A new experimental vaccine to prevent shingles, a painful rash common in elderly people, is to be tested in a five-year study that will recruit more than 37,000 older Americans.

The study of the shingles vaccine, sponsored by the National Institutes of Health (NIH), was launched in Bethesda last Thursday when NIH pediatrician Philip A. Brunell, 68, an expert on the virus that causes the disease, became the first volunteer to receive an injection.

To test the product's effectiveness in preventing shingles, half of the volunteers will receive the vaccine and half will be given a placebo. They won't be told which they get. "I hope I get the vaccine," Brunell joked earlier last week.

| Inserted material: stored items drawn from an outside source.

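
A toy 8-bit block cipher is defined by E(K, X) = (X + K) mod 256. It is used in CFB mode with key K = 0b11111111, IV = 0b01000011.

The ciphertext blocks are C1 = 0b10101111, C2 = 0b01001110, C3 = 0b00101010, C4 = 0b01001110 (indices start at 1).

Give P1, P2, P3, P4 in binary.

P1 = 0b11101101, P2 = 0b11100000, P3 = 0b01100111, P4 = 0b01100111

CFB decryption: P_i = C_i ⊕ E(K, C_{i−1}), with C_{0} = IV.
P1: E(K, 0b01000011) = 0b01000010; 0b10101111 ⊕ 0b01000010 = 0b11101101.
P2: E(K, 0b10101111) = 0b10101110; 0b01001110 ⊕ 0b10101110 = 0b11100000.
P3: E(K, 0b01001110) = 0b01001101; 0b00101010 ⊕ 0b01001101 = 0b01100111.
P4: E(K, 0b00101010) = 0b00101001; 0b01001110 ⊕ 0b00101001 = 0b01100111.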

Shingles strikes between 200,000 and 500,000 Americans each year, most of them over the age of 50. Brunell said it is caused by a reactivation of the chickenpox virus, which survives lifelong in the nerves of people who have had that illness.

The virus, called varicella zoster, lives in the ganglia of sensory nerves--collections of nerve cell bodies located near the spinal cord. Most of the time, the body's immune system keeps it in check. But in healthy elderly people--and sometimes in younger people infected with the human immunodeficiency virus (HIV) that causes AIDS--that immunity may wane. Then the varicella zoster virus may reactivate, producing severe pain and a crop of blisters in the area served by one of the nerves that carries sensation from the skin to the spinal cord. Depending upon which nerve is affected, the rash can crop up on virtually any part of the body.

The shingles rash usually disappears after a couple of weeks, but the pain may persist. "The pain can last for months," Brunell said. "And it's debilitating. It's severe enough to interfere with sleep. Some people can't even put on clothes."

Since there's no good treatment for shingles pain, the best course would be to prevent the illness. That's the aim of the new vaccine, manufactured by Merck & Co., which contains a live, weakened version of the varicella zoster virus. Brunell said evidence suggests it can prevent shingles by boosting immunity. In earlier trials, the only significant side effect was occasional pain, redness or tenderness for a few days at the site of injection, he said.

People wishing to enroll in the shingles vaccine study must be at least 60 years old and should have lived in the United States for at least 30 years, Brunell said.

Twenty medical centers across the country will test the vaccine. Those in this area include the Clinical Center (the NIH research hospital in Bethesda) and the Baltimore Veterans Affairs Medical Center. Washington area residents interested in enrolling in the study may call 1-800-411-1222. Outside the Washington area, call 1-877-841-6251.

--Susan Okie


Listening to soothing music and using relaxation therapy can significantly reduce post-operative pain, according to a study by researchers at Case Western Reserve University in Cleveland.

The study, which was funded by the National Institute of Nursing Research, involved 500 patients who underwent abdominal surgery during a 29-month period at one of five Cleveland hospitals. Participants in the study ranged from 18 to 70 years old and were randomly assigned to receive either music therapy, relaxation therapy or a combination of both. These participants were compared with a control group of patients who received standard surgical care.

After surgery, all participants in the study received intravenous morphine or Demerol, which was controlled by the patient pressing a button. All three treatment groups reported significantly less pain both when walking and resting on the first and second days after surgery than those in the control group, according to the study, which was published in the current issue of the journal Pain.

An estimated 23 million people undergo surgery annually in the United States and must cope with pain. While medications can help reduce post-operative discomfort, they also have many side effects, including nausea.

Based on the findings, "physicians and nurses preparing patients for surgery and caring for them afterward should encourage patients to use relaxation and soothing music in addition to medication for post-operative pain," said Marion Good, assistant professor of nursing at Case Western Reserve and lead author of the study.